Avrum Leibush died on December 16, 1924, at the age of 51, of a heart condition. His wife Zisl immigrated to Canada in 1930, with Sally; she passed away in Toronto on January 11, 1951.

Zisl Kifel was an unusually accomplished woman for the day, who attended Gymnasium and was an exceptional equestrienne.

Below article: R' Avrehme'le Brieftreger (The Postman) is a translation from the Ostrowiec Yizkor book.

Reb Avrehme'le Brieftreger (The Postman)

By Yehuda Leib Zucker

Ostrowiec was one of the few cities that had a Jewish postman.  He was Reb Avrehme'le Brieftreger, who inherited the job from his father, Reb Yossel Brieftreger.

Reb Avraham Steinhart—no one called him by his true last name—spent his day, from morning to evening, bringing letters to Jewish households from their relatives from all over.  It wasn’t rare for the letter receiver, who didn’t know how to read, to request to have the letter read to them and to answer it, because he wrote in a clear handwriting which he was known for throughout the entire city.

 

R'Avrehme'le Brieftreger (postman)

Reb Avraham worked hard to make a living.  He didn’t get a salary, but he made money from the receivers of the letters: one penny for a postcard and  two pennies for a  letter.  Many didn’t have a penny to give, and the receivers would push off payment to the future; it was clear that it was an illusion that would never come to terms.  And so, he took care of his large family and continued with his taxing job, lived in a dark suffocating basement apartment living in hunger and needy conditions   As  a G-d fearing man who accepted his situation with love, as if it were determined by the one above and who was he to question the will of G-d.

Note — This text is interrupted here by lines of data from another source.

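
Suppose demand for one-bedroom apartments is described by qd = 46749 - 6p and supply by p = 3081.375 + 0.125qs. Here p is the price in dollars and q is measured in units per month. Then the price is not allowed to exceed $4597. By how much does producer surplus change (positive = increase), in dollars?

-7110911

Rearranging supply gives qs = 8p - 24651. In a free market, 46749 - 6p = 8p - 24651 gives the equilibrium p* = 5100, q* = 16149.
The ceiling of 4597 is below the equilibrium price 5100, so it binds.
At p = 4597: qd = 46749 - 6·4597 = 19167 and qs = 8·4597 - 24651 = 12125.
Producer surplus without the control is ½ · (5100 - 3081.375) · 16149 = 16299387.5625.
With the ceiling, producers sell 12125 units at 4597, so PS = ½ · (4597 - 3081.375) · 12125 = 9188476.5625.
Change in producer surplus = 9188476.5625 - 16299387.5625 = -7110911.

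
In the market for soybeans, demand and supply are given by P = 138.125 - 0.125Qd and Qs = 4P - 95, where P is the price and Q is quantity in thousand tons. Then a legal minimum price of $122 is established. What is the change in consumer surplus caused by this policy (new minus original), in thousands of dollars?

Rearranging demand gives Qd = 1105 - 8P. Without the control the market clears where 1105 - 8P = 4P - 95, i.e. P* = 100 and Q* = 305.
Since 122 > 100, the floor is binding.
At P = 122: Qd = 1105 - 8·122 = 129 and Qs = 4·122 - 95 = 393.
Consumer surplus without the control is ½ · (138.125 - 100) · 305 = 5814.0625.
With the floor, consumers buy 129 units at 122, so CS = ½ · (138.125 - 122) · 129 = 1040.0625.
Change in consumer surplus = 1040.0625 - 5814.0625 = -4774.

-4774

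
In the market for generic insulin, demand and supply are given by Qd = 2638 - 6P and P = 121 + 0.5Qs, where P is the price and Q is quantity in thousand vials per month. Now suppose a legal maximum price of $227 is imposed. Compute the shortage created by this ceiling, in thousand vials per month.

Rearranging supply gives Qs = 2P - 242. Equilibrium: 2638 - 6P = 2P - 242, so 2880 = 8P and P* = 360, Q* = 478.
The ceiling of 227 is below the equilibrium price 360, so it binds.
At P = 227: Qd = 2638 - 6·227 = 1276 and Qs = 2·227 - 242 = 212.
Shortage = Qd - Qs = 1276 - 212 = 1064.

1064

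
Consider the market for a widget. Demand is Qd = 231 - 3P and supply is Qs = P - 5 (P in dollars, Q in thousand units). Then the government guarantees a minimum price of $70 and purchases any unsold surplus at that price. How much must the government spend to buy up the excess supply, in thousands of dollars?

In a free market, 231 - 3P = P - 5 gives the equilibrium P* = 59, Q* = 54.
Since 70 > 59, the floor is binding.
At P = 70: Qd = 231 - 3·70 = 21 and Qs = 70 - 5 = 65.
Surplus = Qs - Qd = 44.
Government expenditure = surplus × support price = 44 × 70 = 3080.

3080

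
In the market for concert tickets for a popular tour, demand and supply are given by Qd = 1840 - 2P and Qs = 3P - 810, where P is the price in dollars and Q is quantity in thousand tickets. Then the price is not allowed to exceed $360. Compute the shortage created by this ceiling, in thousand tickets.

850

Equilibrium: 1840 - 2P = 3P - 810, so 2650 = 5P and P* = 530, Q* = 780.
Because the ceiling (360) lies below the market-clearing price, it is binding.
At P = 360: Qd = 1840 - 2·360 = 1120 and Qs = 3·360 - 810 = 270.
Shortage = Qd - Qs = 1120 - 270 = 850.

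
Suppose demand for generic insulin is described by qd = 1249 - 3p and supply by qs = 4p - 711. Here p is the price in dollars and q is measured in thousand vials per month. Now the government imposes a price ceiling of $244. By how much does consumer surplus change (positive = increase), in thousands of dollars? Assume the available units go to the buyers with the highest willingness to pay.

6084

Setting quantity demanded equal to quantity supplied, 1249 - 3p = 4p - 711, gives p* = 280 and q* = 409.
The ceiling of 244 is below the equilibrium price 280, so it binds.
At p = 244: qd = 1249 - 3·244 = 517 and qs = 4·244 - 711 = 265.
Consumer surplus without the control is ½ · (1249/3 - 280) · 409 = 167281/6.
With the ceiling, 265 units are sold at 244 (assume they go to the highest-value buyers). The demand price at q = 265 is 328, so CS = ½ · [(1249/3 - 244) + (328 - 244)] · 265 = 203785/6.
Change in consumer surplus = 203785/6 - 167281/6 = 6084.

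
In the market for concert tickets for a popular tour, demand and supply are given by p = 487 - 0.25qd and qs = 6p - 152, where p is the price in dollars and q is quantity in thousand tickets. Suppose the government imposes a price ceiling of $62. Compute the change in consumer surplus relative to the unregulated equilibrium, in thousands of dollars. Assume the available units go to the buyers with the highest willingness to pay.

Rearranging demand gives qd = 1948 - 4p. In a free market, 1948 - 4p = 6p - 152 gives the equilibrium p* = 210, q* = 1108.
Since 62 < 210, the ceiling is binding.
At p = 62: qd = 1948 - 4·62 = 1700 and qs = 6·62 - 152 = 220.
Consumer surplus without the control is ½ · (487 - 210) · 1108 = 153458.
With the ceiling, 220 units are sold at 62 (assume they go to the highest-value buyers). The demand price at q = 220 is 432, so CS = ½ · [(487 - 62) + (432 - 62)] · 220 = 87450.
Change in consumer surplus = 87450 - 153458 = -66008.

-66008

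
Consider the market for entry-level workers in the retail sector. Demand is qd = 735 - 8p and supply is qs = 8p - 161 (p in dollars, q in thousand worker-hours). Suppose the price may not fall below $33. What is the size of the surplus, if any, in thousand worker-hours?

0

Setting quantity demanded equal to quantity supplied, 735 - 8p = 8p - 161, gives p* = 56 and q* = 287.
Since 33 is below p* = 56, the floor does not bind and the free-market outcome prevails.
Since the control does not bind, there is no surplus.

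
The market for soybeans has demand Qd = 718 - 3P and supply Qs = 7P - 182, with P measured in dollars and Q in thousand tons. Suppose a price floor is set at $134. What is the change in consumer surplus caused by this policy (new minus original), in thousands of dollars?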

Once he rebelled and tried to better his situation; he left his city and moved to Brazil.  But because he could not find a kosher restaurant to help him refrain from non-kosher food, he returned to Ostrowiec and his difficult economic status, just so he could continue his traditional life, as he had done in his youth.

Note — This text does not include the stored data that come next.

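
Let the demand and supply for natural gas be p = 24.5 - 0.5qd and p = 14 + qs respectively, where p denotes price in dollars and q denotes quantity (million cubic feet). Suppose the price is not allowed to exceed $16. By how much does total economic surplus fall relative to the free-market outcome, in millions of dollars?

Rearranging demand gives qd = 49 - 2p; rearranging supply gives qs = p - 14. Equilibrium: 49 - 2p = p - 14, so 63 = 3p and p* = 21, q* = 7.
Since 16 < 21, the ceiling is binding.
At p = 16: qd = 49 - 2·16 = 17 and qs = 16 - 14 = 2.
Quantity traded falls to 2. At q = 2 the demand price is (49 - 2)/2 = 23.5 and the supply price is 14 + 2 = 16.
Deadweight loss = ½ · (23.5 - 16) · (7 - 2) = ½ · 7.5 · 5 = 18.75.

18.75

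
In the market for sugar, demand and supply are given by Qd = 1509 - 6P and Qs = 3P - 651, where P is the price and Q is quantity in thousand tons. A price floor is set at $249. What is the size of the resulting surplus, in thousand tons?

In a free market, 1509 - 6P = 3P - 651 gives the equilibrium P* = 240, Q* = 69.
Since 249 > 240, the floor is binding.
At P = 249: Qd = 1509 - 6·249 = 15 and Qs = 3·249 - 651 = 96.
Surplus = Qs - Qd = 96 - 15 = 81.

81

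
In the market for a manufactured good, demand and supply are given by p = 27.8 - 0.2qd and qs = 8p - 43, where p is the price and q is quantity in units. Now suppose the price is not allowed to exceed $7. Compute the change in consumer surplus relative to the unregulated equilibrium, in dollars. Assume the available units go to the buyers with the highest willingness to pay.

-222.6

Rearranging demand gives qd = 139 - 5p. Equilibrium: 139 - 5p = 8p - 43, so 182 = 13p and p* = 14, q* = 69.
The ceiling of 7 is below the equilibrium price 14, so it binds.
At p = 7: qd = 139 - 5·7 = 104 and qs = 8·7 - 43 = 13.
Consumer surplus without the control is ½ · (27.8 - 14) · 69 = 476.1.
With the ceiling, 13 units are sold at 7 (assume they go to the highest-value buyers). The demand price at q = 13 is 25.2, so CS = ½ · [(27.8 - 7) + (25.2 - 7)] · 13 = 253.5.
Change in consumer surplus = 253.5 - 476.1 = -222.6.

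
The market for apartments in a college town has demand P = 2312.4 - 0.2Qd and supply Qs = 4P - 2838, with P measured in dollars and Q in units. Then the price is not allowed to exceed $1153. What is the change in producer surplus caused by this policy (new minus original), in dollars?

Rearranging demand gives Qd = 11562 - 5P. Equilibrium: 11562 - 5P = 4P - 2838, so 14400 = 9P and P* = 1600, Q* = 3562.
Since 1153 < 1600, the ceiling is binding.
At P = 1153: Qd = 11562 - 5·1153 = 5797 and Qs = 4·1153 - 2838 = 1774.
Producer surplus without the control is ½ · (1600 - 709.5) · 3562 = 1585980.5.
With the ceiling, producers sell 1774 units at 1153, so PS = ½ · (1153 - 709.5) · 1774 = 393384.5.
Change in producer surplus = 393384.5 - 1585980.5 = -1192596.

-1192596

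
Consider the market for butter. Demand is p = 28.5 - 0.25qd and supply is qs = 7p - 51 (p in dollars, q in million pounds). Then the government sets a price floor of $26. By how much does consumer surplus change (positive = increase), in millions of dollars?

-352

Rearranging demand gives qd = 114 - 4p. Equilibrium: 114 - 4p = 7p - 51, so 165 = 11p and p* = 15, q* = 54.
The floor of 26 is above the equilibrium price 15, so it binds.
At p = 26: qd = 114 - 4·26 = 10 and qs = 7·26 - 51 = 131.
Consumer surplus without the control is ½ · (28.5 - 15) · 54 = 364.5.
With the floor, consumers buy 10 units at 26, so CS = ½ · (28.5 - 26) · 10 = 12.5.
Change in consumer surplus = 12.5 - 364.5 = -352.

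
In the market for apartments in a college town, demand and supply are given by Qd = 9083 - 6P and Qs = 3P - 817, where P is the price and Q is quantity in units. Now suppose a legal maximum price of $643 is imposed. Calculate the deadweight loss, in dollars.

Setting quantity demanded equal to quantity supplied, 9083 - 6P = 3P - 817, gives P* = 1100 and Q* = 2483.
Since 643 < 1100, the ceiling is binding.
At P = 643: Qd = 9083 - 6·643 = 5225 and Qs = 3·643 - 817 = 1112.
Quantity traded falls to 1112. At Q = 1112 the demand price is (9083 - 1112)/6 = 1328.5 and the supply price is (817 + 1112)/3 = 643.
Deadweight loss = ½ · (1328.5 - 643) · (2483 - 1112) = ½ · 685.5 · 1371 = 469910.25.

469910.25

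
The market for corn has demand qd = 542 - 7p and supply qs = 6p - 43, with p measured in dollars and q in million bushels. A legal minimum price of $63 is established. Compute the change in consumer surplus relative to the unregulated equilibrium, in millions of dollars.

-2952

Without the control the market clears where 542 - 7p = 6p - 43, i.e. p* = 45 and q* = 227.
Since 63 > 45, the floor is binding.
At p = 63: qd = 542 - 7·63 = 101 and qs = 6·63 - 43 = 335.
Consumer surplus without the control is ½ · (542/7 - 45) · 227 = 51529/14.
With the floor, consumers buy 101 units at 63, so CS = ½ · (542/7 - 63) · 101 = 10201/14.
Change in consumer surplus = 10201/14 - 51529/14 = -2952.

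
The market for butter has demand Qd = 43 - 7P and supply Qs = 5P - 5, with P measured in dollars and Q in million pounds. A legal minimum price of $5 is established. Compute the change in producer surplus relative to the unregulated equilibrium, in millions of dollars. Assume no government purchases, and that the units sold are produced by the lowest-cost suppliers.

3.1

Equilibrium: 43 - 7P = 5P - 5, so 48 = 12P and P* = 4, Q* = 15.
Because the floor (5) lies above the market-clearing price, it is binding.
At P = 5: Qd = 43 - 7·5 = 8 and Qs = 5·5 - 5 = 20.
Producer surplus without the control is ½ · (4 - 1) · 15 = 22.5.
With the floor, 8 units are sold at 5. The supply price at Q = 8 is 2.6, so PS = ½ · [(5 - 1) + (5 - 2.6)] · 8 = 25.6.
Change in producer surplus = 25.6 - 22.5 = 3.1.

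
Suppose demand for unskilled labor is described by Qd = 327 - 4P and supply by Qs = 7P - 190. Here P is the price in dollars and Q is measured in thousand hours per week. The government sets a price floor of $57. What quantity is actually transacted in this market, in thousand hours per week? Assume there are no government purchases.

99

Equilibrium: 327 - 4P = 7P - 190, so 517 = 11P and P* = 47, Q* = 139.
Since 57 > 47, the floor is binding.
At P = 57: Qd = 327 - 4·57 = 99 and Qs = 7·57 - 190 = 209.
The quantity actually transacted is the short side, demand: 99.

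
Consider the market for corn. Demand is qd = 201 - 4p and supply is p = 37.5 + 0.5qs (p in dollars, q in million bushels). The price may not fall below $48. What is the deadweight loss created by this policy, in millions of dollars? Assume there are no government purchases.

24

Rearranging supply gives qs = 2p - 75. In a free market, 201 - 4p = 2p - 75 gives the equilibrium p* = 46, q* = 17.
Since 48 > 46, the floor is binding.
At p = 48: qd = 201 - 4·48 = 9 and qs = 2·48 - 75 = 21.
Quantity traded falls to 9. At q = 9 the demand price is (201 - 9)/4 = 48 and the supply price is (75 + 9)/2 = 42.
Deadweight loss = ½ · (48 - 42) · (17 - 9) = ½ · 6 · 8 = 24.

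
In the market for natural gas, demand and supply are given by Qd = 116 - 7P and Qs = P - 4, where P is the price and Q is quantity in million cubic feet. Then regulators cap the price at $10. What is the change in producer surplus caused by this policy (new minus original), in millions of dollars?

Equilibrium: 116 - 7P = P - 4, so 120 = 8P and P* = 15, Q* = 11.
The ceiling of 10 is below the equilibrium price 15, so it binds.
At P = 10: Qd = 116 - 7·10 = 46 and Qs = 10 - 4 = 6.
Producer surplus without the control is ½ · (15 - 4) · 11 = 60.5.
With the ceiling, producers sell 6 units at 10, so PS = ½ · (10 - 4) · 6 = 18.
Change in producer surplus = 18 - 60.5 = -42.5.

-42.5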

He felt that the journey of his oldest daughter to the United States was a personal tragedy and did not accept her until his last days: "a Jewish girl who reaches a certain age must marry, and her parents are required to escort her to the chuppah.  But to travel to a land of Shabbat violators—that is not the custom of Bnei Yisrael.”

It was hard for him to accept to the money that his daughter sent that she had saved from her job, in order to lessen his family’s distress.

His biggest dream was to live in Israel.  After he counseled the Ger (Gur) Rabbi, as he was one of his disciples, he joined “Avodat Yisrael,” donated his last few pennies, and hoped to make Aliyah and live on its land.  But he did not achieve that goal; in the year 1924, a heart attack cut short the life of the last of the Mohicans, the last Jewish postman in Poland.  He was only 51 years old.